How FutureAGI handles agent scorecards

FutureAGI’s approach is to assemble scorecards from individual evaluators and present them as Dataset reports tied to a profile version. The relevant SDK surfaces are Dataset.add_evaluation, AggregatedMetric (which combines multiple metric evaluators into a single weighted score for one dimension), and the dataset reporting layer that renders per-cohort breakdowns. Each row of the scorecard is one evaluator: TaskCompletion, TrajectoryScore, ToolSelectionAccuracy, ActionSafety, PromptAdherence, plus latency and cost pulled from traceAI spans such as llm.token_count.prompt.

Concrete example: a coding-assistant agent ships v1.7 with a model swap and a tool-list change. The team runs the v1.7 profile against a frozen 300-scenario cohort. The FutureAGI scorecard shows: TaskCompletion +3 points, ToolSelectionAccuracy -6 points, ActionSafety flat, p95 latency +180ms, cost-per-trace +12%. The single-number view would have read “+1 quality, -2 cost” and missed the tool-selection regression entirely. Instead, the scorecard surfaces the trade-off, and the team chooses to keep v1.6 in prod while re-tuning the tool descriptions.

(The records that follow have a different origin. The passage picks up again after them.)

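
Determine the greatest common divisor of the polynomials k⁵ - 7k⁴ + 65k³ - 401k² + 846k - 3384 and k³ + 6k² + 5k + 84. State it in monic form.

k² - k + 12

Euclidean algorithm in ℚ[k]:
  k⁵ - 7k⁴ + 65k³ - 401k² + 846k - 3384 = (k² - 13k + 138)(k³ + 6k² + 5k + 84) + (-1248k² + 1248k - 14976)
  k³ + 6k² + 5k + 84 = (-(1/1248)k - 7/1248)(-1248k² + 1248k - 14976) + (0)
Last nonzero remainder: -1248k² + 1248k - 14976. Dividing through by -1248 gives the monic gcd k² - k + 12.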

For multi-agent systems, the scorecard supports per-agent slicing: the same five evaluators run with agent.trajectory.step-aware filtering produce one row per sub-agent. A regression in the manager-agent column does not get masked by strong worker-agent rows.

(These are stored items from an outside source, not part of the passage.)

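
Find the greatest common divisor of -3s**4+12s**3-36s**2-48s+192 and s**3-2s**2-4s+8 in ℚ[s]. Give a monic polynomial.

Euclidean algorithm in ℚ[s]:
  -3s**4+12s**3-36s**2-48s+192 = (-3s+6)(s**3-2s**2-4s+8) + (-36s**2+144)
  s**3-2s**2-4s+8 = (-(1/36)s+1/18)(-36s**2+144) + (0)
Last nonzero remainder: -36s**2+144. Dividing through by -36 gives the monic gcd s**2-4.

s**2-4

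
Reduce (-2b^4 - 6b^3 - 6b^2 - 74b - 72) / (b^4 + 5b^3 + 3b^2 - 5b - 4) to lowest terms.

(-2b^2 + 4b - 18)/(b^2 - 1)

Euclidean algorithm in ℚ[b]:
  -2b^4 - 6b^3 - 6b^2 - 74b - 72 = (-2)(b^4 + 5b^3 + 3b^2 - 5b - 4) + (4b^3 - 84b - 80)
  b^4 + 5b^3 + 3b^2 - 5b - 4 = ((1/4)b + 5/4)(4b^3 - 84b - 80) + (24b^2 + 120b + 96)
  4b^3 - 84b - 80 = ((1/6)b - 5/6)(24b^2 + 120b + 96) + (0)
Last nonzero remainder: 24b^2 + 120b + 96. Dividing through by 24 gives the monic gcd b^2 + 5b + 4.
Cancel b^2 + 5b + 4 from numerator and denominator to get the reduced form.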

How to measure an agent scorecard

A scorecard is a composition, not a single metric:

Quality dimension: TaskCompletion, IsHelpful, AnswerRelevancy — does the agent finish the user’s goal.
Trajectory dimension: TrajectoryScore, StepEfficiency, ReasoningQuality — is the path sound.
Tool dimension: ToolSelectionAccuracy, FunctionCallAccuracy, ParameterValidation — are tools called correctly.
Safety dimension: ActionSafety, PromptAdherence, ProtectFlash — does the agent stay within policy.
Operations dimension: p95 latency, cost-per-trace, escalation rate — pulled from traceAI spans.
AggregatedMetric: combines per-dimension metrics into a single weighted score when one summary number is needed alongside the breakdown.

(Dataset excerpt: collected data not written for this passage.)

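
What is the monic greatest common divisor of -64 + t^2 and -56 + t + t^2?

8 + t

Apply the Euclidean algorithm:
  t^2 - 64 = (t^2 + t - 56) + (-t - 8)
  t^2 + t - 56 = (-t + 7)(-t - 8) + (0)
Last nonzero remainder: -t - 8. Dividing through by -1 gives the monic gcd t + 8.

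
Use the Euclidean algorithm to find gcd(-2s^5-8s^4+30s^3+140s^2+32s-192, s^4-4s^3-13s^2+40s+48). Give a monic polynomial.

s^2-s-12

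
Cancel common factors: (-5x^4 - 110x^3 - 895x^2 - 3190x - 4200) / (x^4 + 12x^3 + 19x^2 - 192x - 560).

By polynomial division,
  -5x^4 - 110x^3 - 895x^2 - 3190x - 4200 = (-5)(x^4 + 12x^3 + 19x^2 - 192x - 560) + (-50x^3 - 800x^2 - 4150x - 7000)
  x^4 + 12x^3 + 19x^2 - 192x - 560 = (-(1/50)x + 2/25)(-50x^3 - 800x^2 - 4150x - 7000) + (0)
Last nonzero remainder: -50x^3 - 800x^2 - 4150x - 7000. Dividing through by -50 gives the monic gcd x^3 + 16x^2 + 83x + 140.
Cancel x^3 + 16x^2 + 83x + 140 from numerator and denominator to get the reduced form.

(-5x - 30)/(x - 4)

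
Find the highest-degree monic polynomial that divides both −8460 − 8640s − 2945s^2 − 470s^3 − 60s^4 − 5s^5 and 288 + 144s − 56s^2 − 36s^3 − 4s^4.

By polynomial division,
  −5s^5 − 60s^4 − 470s^3 − 2945s^2 − 8640s − 8460 = ((5/4)s + 15/4)(−4s^4 − 36s^3 − 56s^2 + 144s + 288) + (−265s^3 − 2915s^2 − 9540s − 9540)
  −4s^4 − 36s^3 − 56s^2 + 144s + 288 = ((4/265)s − 8/265)(−265s^3 − 2915s^2 − 9540s − 9540) + (0)
Last nonzero remainder: −265s^3 − 2915s^2 − 9540s − 9540. Dividing through by −265 gives the monic gcd s^3 + 11s^2 + 36s + 36.

36 + 36s + 11s^2 + s^3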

from fi.datasets import Dataset
from fi.evals import TaskCompletion, ToolSelectionAccuracy, ActionSafety, AggregatedMetric

dataset = Dataset(name="agent-scorecard-v1.7")
dataset.add_evaluation(TaskCompletion())
dataset.add_evaluation(ToolSelectionAccuracy())
dataset.add_evaluation(ActionSafety())
report = dataset.run(agent_profile="coding-assistant-v1.7")
print(report.scorecard())

Common mistakes

Collapsing the scorecard into a single number. A weighted average hides which dimension regressed; keep the breakdown visible at deploy time.
Running the scorecard on a moving cohort. Freeze the scenario cohort; otherwise version-to-version deltas mix profile changes with cohort changes.
Ignoring operations rows. Quality without latency and cost does not generalize to production economics; pull both from traces.
Skipping per-agent slicing in multi-agent flows. A team-level scorecard masks which sub-agent regressed; slice by agent name.
Treating the scorecard as a one-time artifact. Re-run on every profile version and dashboard the trend; the trend is the deploy gate, not the absolute score.